Rights of indigenous women and children must come first

The Age: May 26th 2006


By Larissa Behrendt

THERE is much evidence to support the assertion that stereotypes of Aboriginal women as bad mothers and promiscuous women exacerbate their treatment in court. The reliance by perpetrators of sexual violence on what has been termed a "customary law" defence has raised arguments from the bar table, accepted by the bench, that rape in Aboriginal culture is not treated as seriously as it is in Western culture.

In December last year, the Northern Territory Court of Criminal Appeal increased the sentence of an Aboriginal elder who had raped a 14-year-old Aboriginal girl. During the trial the defence had argued that the man had not been aware of the fact that it was against the laws of the NT to rape a woman, and instead the judge had decided that the man had honestly believed that he was entitled, under customary law, to take her as a wife and to sodomise her. He had given a one-month prison sentence in the first instance and this was increased to three years and 11 months, with 18 months minimum to serve, by the appeal.

This is not the first time that a trial judge has shown leniency to criminal behaviour against Aboriginal women by giving more weight to the "customary law defence" of older men than to the rights of the young girl who has been violated. It should be stressed that in other cases, Aboriginal women have strongly contested the misogynistic views put forward by defence lawyers — and happily accepted by magistrates and judges — and instead, these women assert that under our traditional cultural values, Aboriginal women are treated with respect, crimes of sexual assault are treated with great severity and that it is only since the sexism of the colonising culture was imposed on us that Aboriginal women were treated as inferior.

Colonial notions that Aboriginal women are "easy sexual sport" have also contributed to the perception that incidents of sexual assault are the fault of Aboriginal women. The result of these messages to Aboriginal women by their contact with the criminal justice system would only reinforce any sense of worthlessness and lack of respect that sexual assault and abuse have scarred them with.

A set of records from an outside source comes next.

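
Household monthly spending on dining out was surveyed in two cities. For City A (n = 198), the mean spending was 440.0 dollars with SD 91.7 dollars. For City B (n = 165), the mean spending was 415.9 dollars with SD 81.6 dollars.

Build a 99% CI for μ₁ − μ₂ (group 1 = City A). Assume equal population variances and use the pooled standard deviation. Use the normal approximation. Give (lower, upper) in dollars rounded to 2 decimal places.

s_p = √[((n₁−1)s₁² + (n₂−1)s₂²)/(n₁+n₂−2)] = √[(197·91.7² + 164·81.6²)/361] = 87.2567.
SE = 87.2567·√(1/198 + 1/165) = 9.1977.
With z* = 2.576, margin = 2.576 × 9.1977 = 23.6933.
x̄₁ − x̄₂ = 440.0 − 415.9 = 24.1000; interval 24.1000 ± 23.6933 = (0.41, 47.79).

(0.41, 47.79)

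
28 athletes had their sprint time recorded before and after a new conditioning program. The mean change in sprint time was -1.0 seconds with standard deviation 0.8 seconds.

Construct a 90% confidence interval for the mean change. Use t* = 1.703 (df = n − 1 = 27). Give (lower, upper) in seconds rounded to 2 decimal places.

This is a matched-pairs design, so SE = s_d/√n = 0.8/√28 = 0.1512.
Margin = 1.703 × 0.1512 = 0.2575; the interval is -1.0 ± 0.2575 = (-1.26, -0.74).

(-1.26, -0.74)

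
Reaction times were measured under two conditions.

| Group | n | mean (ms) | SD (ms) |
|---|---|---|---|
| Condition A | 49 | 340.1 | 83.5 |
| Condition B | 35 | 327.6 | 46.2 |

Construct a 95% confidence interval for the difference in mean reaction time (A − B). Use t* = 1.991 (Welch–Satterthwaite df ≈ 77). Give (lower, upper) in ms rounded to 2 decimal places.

(-15.89, 40.89)

Per-group SEs: s₁/√n₁ = 83.5/√49 = 11.9286, s₂/√n₂ = 46.2/√35 = 7.8092.
Unpooled SE of the difference: √(142.29149796 + 60.98360464) = 14.2575.
Margin of error = t* · SE = 1.991 × 14.2575 = 28.3867.
x̄₁ − x̄₂ = 340.1 − 327.6 = 12.5000.
CI: 12.5000 ± 28.3867 = (-15.89, 40.89).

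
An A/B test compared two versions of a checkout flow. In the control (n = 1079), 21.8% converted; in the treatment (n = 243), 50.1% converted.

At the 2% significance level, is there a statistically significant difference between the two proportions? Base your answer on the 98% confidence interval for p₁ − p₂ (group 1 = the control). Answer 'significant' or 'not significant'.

significant

SE₁ = √(p̂₁(1−p̂₁)/n₁) = √(0.2180·0.7820/1079) = 0.01257; SE₂ = √(0.5010·0.4990/243) = 0.03207.
Independent samples: SE of the difference = √(SE₁² + SE₂²) = √(0.0001580049 + 0.0010284849) = 0.03445.
z* for 98% confidence is 2.326, so the margin of error is 2.326 × 0.03445 = 0.08013.
Point estimate p̂₁ − p̂₂ = 0.2180 − 0.5010 = -0.2830.
-0.2830 ± 0.08013 → (-0.36313, -0.20287).
The interval (-0.36313, -0.20287) does not contain 0, so the difference is significant.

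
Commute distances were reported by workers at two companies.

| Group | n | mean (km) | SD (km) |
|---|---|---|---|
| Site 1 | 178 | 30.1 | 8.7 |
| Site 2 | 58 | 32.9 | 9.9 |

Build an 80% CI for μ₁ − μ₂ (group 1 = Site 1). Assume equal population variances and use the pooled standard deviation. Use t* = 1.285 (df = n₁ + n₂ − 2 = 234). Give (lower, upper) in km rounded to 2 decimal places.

(-4.55, -1.05)

Pooled variance s_p² = [177·8.7² + 57·9.9²] / (178+58−2) = 81.1269, so s_p = 9.0070.
SE_diff = s_p·√(1/n₁ + 1/n₂) = 9.0070·√(1/178 + 1/58) = 1.3618.
t* = 1.285; margin = 1.285 × 1.3618 = 1.7499.
Difference = 30.1 − 32.9 = -2.8000.
-2.8000 ± 1.7499 → (-4.55, -1.05).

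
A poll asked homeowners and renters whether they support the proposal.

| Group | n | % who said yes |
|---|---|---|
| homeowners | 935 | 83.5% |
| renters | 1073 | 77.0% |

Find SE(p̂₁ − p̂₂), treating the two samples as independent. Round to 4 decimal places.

0.0177

Each SE is √(p̂(1−p̂)/n): √(0.8350·0.1650/935) = 0.01214 and √(0.7700·0.2300/1073) = 0.01285.
SE(p̂₁ − p̂₂) = √(SE₁² + SE₂²) = √(0.0001473796 + 0.0001651225) = 0.01768, since the two samples are independent.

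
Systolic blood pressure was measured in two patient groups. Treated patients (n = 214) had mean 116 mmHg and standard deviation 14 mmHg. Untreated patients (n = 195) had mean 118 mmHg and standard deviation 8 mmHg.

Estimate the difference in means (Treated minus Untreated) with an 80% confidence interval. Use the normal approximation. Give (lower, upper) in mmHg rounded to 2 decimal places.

Standard errors of each mean: 14/√214 = 0.9570 and 8/√195 = 0.5729.
SE(x̄₁ − x̄₂) = √(0.9570² + 0.5729²) = 1.1154 for independent samples with unequal variances.
With z* = 1.282, the margin is 1.282 × 1.1154 = 1.4299.
x̄₁ − x̄₂ = 116 − 118 = -2.0000; the interval is -2.0000 ± 1.4299 = (-3.43, -0.57).

(-3.43, -0.57)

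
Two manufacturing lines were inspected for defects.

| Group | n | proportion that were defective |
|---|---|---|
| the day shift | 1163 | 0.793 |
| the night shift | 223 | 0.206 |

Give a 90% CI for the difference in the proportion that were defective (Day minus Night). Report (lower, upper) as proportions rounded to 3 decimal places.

(0.538, 0.636)

SE₁ = √(p̂₁(1−p̂₁)/n₁) = √(0.7930·0.2070/1163) = 0.01188; SE₂ = √(0.2060·0.7940/223) = 0.02708.
Independent samples: SE of the difference = √(SE₁² + SE₂²) = √(0.0001411344 + 0.0007333264) = 0.02957.
z* for 90% confidence is 1.645, so the margin of error is 1.645 × 0.02957 = 0.04864.
Point estimate p̂₁ − p̂₂ = 0.7930 − 0.2060 = 0.5870.
0.5870 ± 0.04864 → (0.538, 0.636).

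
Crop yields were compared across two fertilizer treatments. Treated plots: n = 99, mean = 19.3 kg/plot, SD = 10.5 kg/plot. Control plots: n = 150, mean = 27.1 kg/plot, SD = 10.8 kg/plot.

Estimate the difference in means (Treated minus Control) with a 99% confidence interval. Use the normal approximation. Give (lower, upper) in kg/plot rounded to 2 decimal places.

(-11.34, -4.26)

Standard errors of each mean: 10.5/√99 = 1.0553 and 10.8/√150 = 0.8818.
SE(x̄₁ − x̄₂) = √(1.0553² + 0.8818²) = 1.3752 for independent samples with unequal variances.
With z* = 2.576, the margin is 2.576 × 1.3752 = 3.5425.
x̄₁ − x̄₂ = 19.3 − 27.1 = -7.8000; the interval is -7.8000 ± 3.5425 = (-11.34, -4.26).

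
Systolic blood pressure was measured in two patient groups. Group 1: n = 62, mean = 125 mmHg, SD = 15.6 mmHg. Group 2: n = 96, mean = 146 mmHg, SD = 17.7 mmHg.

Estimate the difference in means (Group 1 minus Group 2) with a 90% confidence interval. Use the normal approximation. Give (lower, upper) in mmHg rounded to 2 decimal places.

Standard errors of each mean: 15.6/√62 = 1.9812 and 17.7/√96 = 1.8065.
SE(x̄₁ − x̄₂) = √(1.9812² + 1.8065²) = 2.6812 for independent samples with unequal variances.
With z* = 1.645, the margin is 1.645 × 2.6812 = 4.4106.
x̄₁ − x̄₂ = 125 − 146 = -21.0000; the interval is -21.0000 ± 4.4106 = (-25.41, -16.59).

(-25.41, -16.59)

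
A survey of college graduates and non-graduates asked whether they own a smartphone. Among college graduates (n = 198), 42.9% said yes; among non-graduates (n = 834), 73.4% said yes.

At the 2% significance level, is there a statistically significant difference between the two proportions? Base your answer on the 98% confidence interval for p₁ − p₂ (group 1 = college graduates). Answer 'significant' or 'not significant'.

SE₁ = √(p̂₁(1−p̂₁)/n₁) = √(0.4290·0.5710/198) = 0.03517; SE₂ = √(0.7340·0.2660/834) = 0.01530.
Independent samples: SE of the difference = √(SE₁² + SE₂²) = √(0.0012369289 + 0.00023409) = 0.03835.
z* for 98% confidence is 2.326, so the margin of error is 2.326 × 0.03835 = 0.08920.
Point estimate p̂₁ − p̂₂ = 0.4290 − 0.7340 = -0.3050.
-0.3050 ± 0.08920 → (-0.39420, -0.21580).
The interval (-0.39420, -0.21580) does not contain 0, so the difference is significant.

significant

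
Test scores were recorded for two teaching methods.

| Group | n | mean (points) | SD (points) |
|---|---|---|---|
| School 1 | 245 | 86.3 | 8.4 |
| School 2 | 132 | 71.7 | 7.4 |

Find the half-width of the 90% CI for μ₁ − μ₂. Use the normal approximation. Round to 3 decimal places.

SE₁ = s₁/√n₁ = 8.4/√245 = 0.5367; SE₂ = 7.4/√132 = 0.6441.
Independent samples, unequal variances: SE_diff = √(SE₁² + SE₂²) = √(0.28804689 + 0.41486481) = 0.8384.
z* = 1.645, so margin of error = 1.645 × 0.8384 = 1.3792.

1.379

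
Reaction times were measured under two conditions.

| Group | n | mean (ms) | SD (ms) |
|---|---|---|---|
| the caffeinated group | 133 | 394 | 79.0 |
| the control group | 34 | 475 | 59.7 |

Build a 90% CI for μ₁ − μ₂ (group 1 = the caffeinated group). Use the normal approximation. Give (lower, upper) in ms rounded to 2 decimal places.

(-101.26, -60.74)

SE₁ = s₁/√n₁ = 79.0/√133 = 6.8502; SE₂ = 59.7/√34 = 10.2385.
Independent samples, unequal variances: SE_diff = √(SE₁² + SE₂²) = √(46.92524004 + 104.82688225) = 12.3188.
z* = 1.645, so margin of error = 1.645 × 12.3188 = 20.2644.
Difference in means = 394 − 475 = -81.0000.
-81.0000 ± 20.2644 → (-101.26, -60.74).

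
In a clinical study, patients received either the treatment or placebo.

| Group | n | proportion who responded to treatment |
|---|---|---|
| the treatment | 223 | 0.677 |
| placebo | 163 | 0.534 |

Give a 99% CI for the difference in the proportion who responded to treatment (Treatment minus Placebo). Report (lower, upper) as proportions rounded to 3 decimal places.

(0.014, 0.272)

Each SE is √(p̂(1−p̂)/n): √(0.6770·0.3230/223) = 0.03131 and √(0.5340·0.4660/163) = 0.03907.
SE(p̂₁ − p̂₂) = √(SE₁² + SE₂²) = √(0.0009803161 + 0.0015264649) = 0.05007, since the two samples are independent.
At 99% confidence z* = 2.576; margin = 2.576 × 0.05007 = 0.12898.
The difference is 0.6770 − 0.5340 = 0.1430, so the interval is 0.1430 ± 0.12898 = (0.014, 0.272).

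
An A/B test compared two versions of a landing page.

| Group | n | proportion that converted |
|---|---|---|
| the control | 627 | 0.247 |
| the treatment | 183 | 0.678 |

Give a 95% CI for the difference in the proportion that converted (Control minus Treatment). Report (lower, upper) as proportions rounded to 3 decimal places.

(-0.507, -0.355)

The two standard errors are √(0.2470×0.7530/627) = 0.01722 and √(0.6780×0.3220/183) = 0.03454.
Because the samples are independent, SE_diff = √(0.01722² + 0.03454²) = 0.03859.
Using z* = 1.960 for 95%, ME = 1.960 × 0.03859 = 0.07564.
p̂₁ − p̂₂ = -0.4310; interval -0.4310 ± 0.07564 gives (-0.507, -0.355).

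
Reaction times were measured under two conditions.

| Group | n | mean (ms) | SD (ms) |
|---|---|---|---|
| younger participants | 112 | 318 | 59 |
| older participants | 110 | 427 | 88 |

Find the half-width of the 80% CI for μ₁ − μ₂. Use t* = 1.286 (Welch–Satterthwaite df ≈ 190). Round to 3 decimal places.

12.955

Standard errors of each mean: 59/√112 = 5.5750 and 88/√110 = 8.3905.
SE(x̄₁ − x̄₂) = √(5.5750² + 8.3905²) = 10.0738 for independent samples with unequal variances.
With t* = 1.286, the margin is 1.286 × 10.0738 = 12.9549.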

The statistics that link sexual abuse with drug abuse also relate to low socio-economic living standards. It is for these reasons that much careful analysis should be given to the recommendations of the royal commission on Aboriginal deaths in custody. The report noted that the overrepresentation of Aboriginal people in custody was because indigenous people would be convicted and given custodial sentences for crimes that non-indigenous people would not be charged with — namely, public order offences such as drunken behaviour or offensive language. In these circumstances, it was recommended that alternatives to imprisonment be explored.

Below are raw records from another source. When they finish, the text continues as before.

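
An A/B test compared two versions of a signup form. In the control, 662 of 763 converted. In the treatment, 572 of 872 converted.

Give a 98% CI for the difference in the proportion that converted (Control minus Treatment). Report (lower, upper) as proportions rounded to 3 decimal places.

(0.165, 0.259)

p̂₁ = 662/763 = 0.8676 and p̂₂ = 572/872 = 0.6560.
SE₁ = √(p̂₁(1−p̂₁)/n₁) = √(0.8676·0.1324/763) = 0.01227; SE₂ = √(0.6560·0.3440/872) = 0.01609.
Independent samples: SE of the difference = √(SE₁² + SE₂²) = √(0.0001505529 + 0.0002588881) = 0.02023.
z* for 98% confidence is 2.326, so the margin of error is 2.326 × 0.02023 = 0.04705.
Point estimate p̂₁ − p̂₂ = 0.8676 − 0.6560 = 0.2116.
0.2116 ± 0.04705 → (0.165, 0.259).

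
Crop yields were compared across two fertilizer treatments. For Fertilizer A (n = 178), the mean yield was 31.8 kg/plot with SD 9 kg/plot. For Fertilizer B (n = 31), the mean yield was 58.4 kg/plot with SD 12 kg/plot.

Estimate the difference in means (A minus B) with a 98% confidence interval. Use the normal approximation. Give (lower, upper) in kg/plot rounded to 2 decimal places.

SE₁ = s₁/√n₁ = 9/√178 = 0.6746; SE₂ = 12/√31 = 2.1553.
Independent samples, unequal variances: SE_diff = √(SE₁² + SE₂²) = √(0.45508516 + 4.64531809) = 2.2584.
z* = 2.326, so margin of error = 2.326 × 2.2584 = 5.2530.
Difference in means = 31.8 − 58.4 = -26.6000.
-26.6000 ± 5.2530 → (-31.85, -21.35).

(-31.85, -21.35)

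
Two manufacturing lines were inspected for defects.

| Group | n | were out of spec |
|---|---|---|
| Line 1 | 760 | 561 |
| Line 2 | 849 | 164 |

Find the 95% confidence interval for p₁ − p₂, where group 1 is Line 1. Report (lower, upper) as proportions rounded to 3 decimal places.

(0.504, 0.586)

Sample proportions: 561/760 = 0.7382, 164/849 = 0.1932.
Each SE is √(p̂(1−p̂)/n): √(0.7382·0.2618/760) = 0.01595 and √(0.1932·0.8068/849) = 0.01355.
SE(p̂₁ − p̂₂) = √(SE₁² + SE₂²) = √(0.0002544025 + 0.0001836025) = 0.02093, since the two samples are independent.
At 95% confidence z* = 1.960; margin = 1.960 × 0.02093 = 0.04102.
The difference is 0.7382 − 0.1932 = 0.5450, so the interval is 0.5450 ± 0.04102 = (0.504, 0.586).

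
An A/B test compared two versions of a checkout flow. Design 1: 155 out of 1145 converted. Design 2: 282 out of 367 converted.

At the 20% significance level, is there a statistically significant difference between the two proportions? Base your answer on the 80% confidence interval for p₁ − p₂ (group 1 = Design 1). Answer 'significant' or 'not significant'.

Sample proportions: 155/1145 = 0.1354, 282/367 = 0.7684.
Each SE is √(p̂(1−p̂)/n): √(0.1354·0.8646/1145) = 0.01011 and √(0.7684·0.2316/367) = 0.02202.
SE(p̂₁ − p̂₂) = √(SE₁² + SE₂²) = √(0.0001022121 + 0.0004848804) = 0.02423, since the two samples are independent.
At 80% confidence z* = 1.282; margin = 1.282 × 0.02423 = 0.03106.
The difference is 0.1354 − 0.7684 = -0.6330, so the interval is -0.6330 ± 0.03106 = (-0.66406, -0.60194).
The interval (-0.66406, -0.60194) does not contain 0, so the difference is significant.

significant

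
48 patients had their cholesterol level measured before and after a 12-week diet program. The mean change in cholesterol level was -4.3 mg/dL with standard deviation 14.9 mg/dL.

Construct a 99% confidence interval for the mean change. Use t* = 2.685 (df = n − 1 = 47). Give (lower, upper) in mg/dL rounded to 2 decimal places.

Paired design: SE = s_d/√n = 14.9/√48 = 2.1506.
t* = 2.685; margin of error = 2.685 × 2.1506 = 5.7744.
-4.3 ± 5.7744 → (-10.07, 1.47).

(-10.07, 1.47)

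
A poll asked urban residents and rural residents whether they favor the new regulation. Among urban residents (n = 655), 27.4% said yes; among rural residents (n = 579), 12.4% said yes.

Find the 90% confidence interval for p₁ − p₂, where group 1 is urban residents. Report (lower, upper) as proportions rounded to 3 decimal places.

(0.114, 0.186)

SE₁ = √(p̂₁(1−p̂₁)/n₁) = √(0.2740·0.7260/655) = 0.01743; SE₂ = √(0.1240·0.8760/579) = 0.01370.
Independent samples: SE of the difference = √(SE₁² + SE₂²) = √(0.0003038049 + 0.00018769) = 0.02217.
z* for 90% confidence is 1.645, so the margin of error is 1.645 × 0.02217 = 0.03647.
Point estimate p̂₁ − p̂₂ = 0.2740 − 0.1240 = 0.1500.
0.1500 ± 0.03647 → (0.114, 0.186).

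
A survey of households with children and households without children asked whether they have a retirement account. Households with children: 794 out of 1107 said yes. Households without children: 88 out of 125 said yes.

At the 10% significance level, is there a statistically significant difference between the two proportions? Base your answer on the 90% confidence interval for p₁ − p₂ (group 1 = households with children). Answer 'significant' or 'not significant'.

p̂₁ = 794/1107 = 0.7173 and p̂₂ = 88/125 = 0.7040.
SE₁ = √(p̂₁(1−p̂₁)/n₁) = √(0.7173·0.2827/1107) = 0.01353; SE₂ = √(0.7040·0.2960/125) = 0.04083.
Independent samples: SE of the difference = √(SE₁² + SE₂²) = √(0.0001830609 + 0.0016670889) = 0.04301.
z* for 90% confidence is 1.645, so the margin of error is 1.645 × 0.04301 = 0.07075.
Point estimate p̂₁ − p̂₂ = 0.7173 − 0.7040 = 0.0133.
0.0133 ± 0.07075 → (-0.05745, 0.08405).
The interval (-0.05745, 0.08405) contains 0, so the difference is not significant.

not significant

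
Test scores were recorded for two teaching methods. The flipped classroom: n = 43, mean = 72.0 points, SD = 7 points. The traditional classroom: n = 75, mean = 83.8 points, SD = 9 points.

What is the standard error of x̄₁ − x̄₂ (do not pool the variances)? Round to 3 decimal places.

1.490

SE₁ = s₁/√n₁ = 7/√43 = 1.0675; SE₂ = 9/√75 = 1.0392.
Independent samples, unequal variances: SE_diff = √(SE₁² + SE₂²) = √(1.13955625 + 1.07993664) = 1.4898.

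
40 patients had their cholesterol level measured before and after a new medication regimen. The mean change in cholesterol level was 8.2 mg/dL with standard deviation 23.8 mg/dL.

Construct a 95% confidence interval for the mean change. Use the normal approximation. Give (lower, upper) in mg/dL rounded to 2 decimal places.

(0.82, 15.58)

Paired design: SE = s_d/√n = 23.8/√40 = 3.7631.
z* = 1.960; margin of error = 1.960 × 3.7631 = 7.3757.
8.2 ± 7.3757 → (0.82, 15.58).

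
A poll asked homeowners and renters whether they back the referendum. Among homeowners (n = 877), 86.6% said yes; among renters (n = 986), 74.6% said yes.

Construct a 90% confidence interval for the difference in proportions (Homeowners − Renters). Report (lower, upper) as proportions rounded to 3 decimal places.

(0.090, 0.150)

Each SE is √(p̂(1−p̂)/n): √(0.8660·0.1340/877) = 0.01150 and √(0.7460·0.2540/986) = 0.01386.
SE(p̂₁ − p̂₂) = √(SE₁² + SE₂²) = √(0.00013225 + 0.0001920996) = 0.01801, since the two samples are independent.
At 90% confidence z* = 1.645; margin = 1.645 × 0.01801 = 0.02963.
The difference is 0.8660 − 0.7460 = 0.1200, so the interval is 0.1200 ± 0.02963 = (0.090, 0.150).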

Nowhere in the royal commission report was there a recommendation that offences of a serious nature should not be given serious punishment and it is with much concern that we see a general trend to try to avoid or lessen custodial sentences for any crime where the offender is indigenous.

In matters of sexual assault, it sends the wrong message to not impose harsh sentences for offenders, especially those who prey on children. These serious offenders were not the prison population that was to be targeted in reducing the overrepresentation of indigenous people.

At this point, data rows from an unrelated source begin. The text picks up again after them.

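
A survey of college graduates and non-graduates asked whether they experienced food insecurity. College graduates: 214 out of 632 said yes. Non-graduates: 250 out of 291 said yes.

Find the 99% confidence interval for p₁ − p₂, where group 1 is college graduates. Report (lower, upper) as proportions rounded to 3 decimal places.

(-0.592, -0.449)

p̂₁ = 214/632 = 0.3386 and p̂₂ = 250/291 = 0.8591.
SE₁ = √(p̂₁(1−p̂₁)/n₁) = √(0.3386·0.6614/632) = 0.01882; SE₂ = √(0.8591·0.1409/291) = 0.02040.
Independent samples: SE of the difference = √(SE₁² + SE₂²) = √(0.0003541924 + 0.00041616) = 0.02776.
z* for 99% confidence is 2.576, so the margin of error is 2.576 × 0.02776 = 0.07151.
Point estimate p̂₁ − p̂₂ = 0.3386 − 0.8591 = -0.5205.
-0.5205 ± 0.07151 → (-0.592, -0.449).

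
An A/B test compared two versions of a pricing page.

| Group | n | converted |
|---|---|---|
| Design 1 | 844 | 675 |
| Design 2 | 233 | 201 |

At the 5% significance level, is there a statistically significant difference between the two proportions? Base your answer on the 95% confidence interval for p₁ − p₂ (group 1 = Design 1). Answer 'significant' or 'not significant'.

p̂₁ = 675/844 = 0.7998 and p̂₂ = 201/233 = 0.8627.
SE₁ = √(p̂₁(1−p̂₁)/n₁) = √(0.7998·0.2002/844) = 0.01377; SE₂ = √(0.8627·0.1373/233) = 0.02255.
Independent samples: SE of the difference = √(SE₁² + SE₂²) = √(0.0001896129 + 0.0005085025) = 0.02642.
z* for 95% confidence is 1.960, so the margin of error is 1.960 × 0.02642 = 0.05178.
Point estimate p̂₁ − p̂₂ = 0.7998 − 0.8627 = -0.0629.
-0.0629 ± 0.05178 → (-0.11468, -0.01112).
The interval (-0.11468, -0.01112) does not contain 0, so the difference is significant.

significant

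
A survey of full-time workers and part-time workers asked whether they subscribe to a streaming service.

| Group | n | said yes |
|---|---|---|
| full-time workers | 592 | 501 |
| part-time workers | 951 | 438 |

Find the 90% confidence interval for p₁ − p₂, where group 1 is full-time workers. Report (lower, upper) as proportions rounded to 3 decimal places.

(0.350, 0.422)

First, p̂₁ = 501/592 = 0.8463; p̂₂ = 438/951 = 0.4606.
The two standard errors are √(0.8463×0.1537/592) = 0.01482 and √(0.4606×0.5394/951) = 0.01616.
Because the samples are independent, SE_diff = √(0.01482² + 0.01616²) = 0.02193.
Using z* = 1.645 for 90%, ME = 1.645 × 0.02193 = 0.03607.
p̂₁ − p̂₂ = 0.3857; interval 0.3857 ± 0.03607 gives (0.350, 0.422).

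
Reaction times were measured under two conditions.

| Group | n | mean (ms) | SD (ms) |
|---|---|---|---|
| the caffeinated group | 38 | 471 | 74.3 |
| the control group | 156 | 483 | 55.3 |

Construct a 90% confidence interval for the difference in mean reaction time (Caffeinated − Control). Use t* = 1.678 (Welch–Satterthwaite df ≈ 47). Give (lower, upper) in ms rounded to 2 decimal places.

Standard errors of each mean: 74.3/√38 = 12.0531 and 55.3/√156 = 4.4275.
SE(x̄₁ − x̄₂) = √(12.0531² + 4.4275²) = 12.8406 for independent samples with unequal variances.
With t* = 1.678, the margin is 1.678 × 12.8406 = 21.5465.
x̄₁ − x̄₂ = 471 − 483 = -12.0000; the interval is -12.0000 ± 21.5465 = (-33.55, 9.55).

(-33.55, 9.55)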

I am a Eualeyai and Kamillaroi woman. My nation is matrilineal and our creation spirit is female. As a child, I attended political meetings with my father and watched as the men postulated and shouted and then, in the end, the women would have the final say. I look at women whom I have grown up admiring, such as Marcia Langton, Pat Anderson, Roberta Sykes, Mum Shirl and Norma Ingram, and I did not see victims or submissiveness. I saw women who understood that they are the backbone of our communities and I grew up respecting them and I feel that this was a strong cultural value imbued in me.

I was shocked as I began my professional career working in indigenous affairs to see the level of sexism that pervades Aboriginal politics and it only increased my admiration of the strong Aboriginal women who lead our indigenous communities who continue to insist that mistreatment of women is not acceptable under any circumstances.

At the same political meetings, I heard a lot about our rights. I grew up understanding that we have a right to our sovereignty, our self-determination, access to health, access to education and freedom from racial discrimination.

We often claim that we have a whole range of rights that are not recognised and protected by the Australian legal system. For this reason, it makes no sense that we claim all of these rights that are long recognised as inherent in every human being, only to ignore them when that human being is a young girl exposed to great physical, mental and emotional danger. There is no reason our cultural values cannot conform to respect basic international human rights laws, and they should and must.

And if it is a matter of balancing the cultural rights of an old man to take a child bride against a child's right to be free from physical, sexual, mental and emotional abuse, I think the latter has to win, every time. If we are to ensure the continuation of our nations and our cultures, we need to make sure that the rights of our children are protected first and foremost. Our elders should know better.

Giving light sentences to perpetrators of sexual and physical violence against children not only gives comfort to the criminals that their behaviour will be protected by the white legal system, it sends a terrible message to our young people of how little that system — and their own people — value them. Hiding behind "traditional culture" to justify the actions is an insult to the victim. The NT court was right to increase the punishment to better suit the the crime.

Larissa Behrendt is professor of law and director of research at the Jumbunna Indigenous House of Learning, University of Technology, Sydney. This is an edited extract of her Alice Tay Memorial Lecture, delivered last week at the Australian National University, Canberra.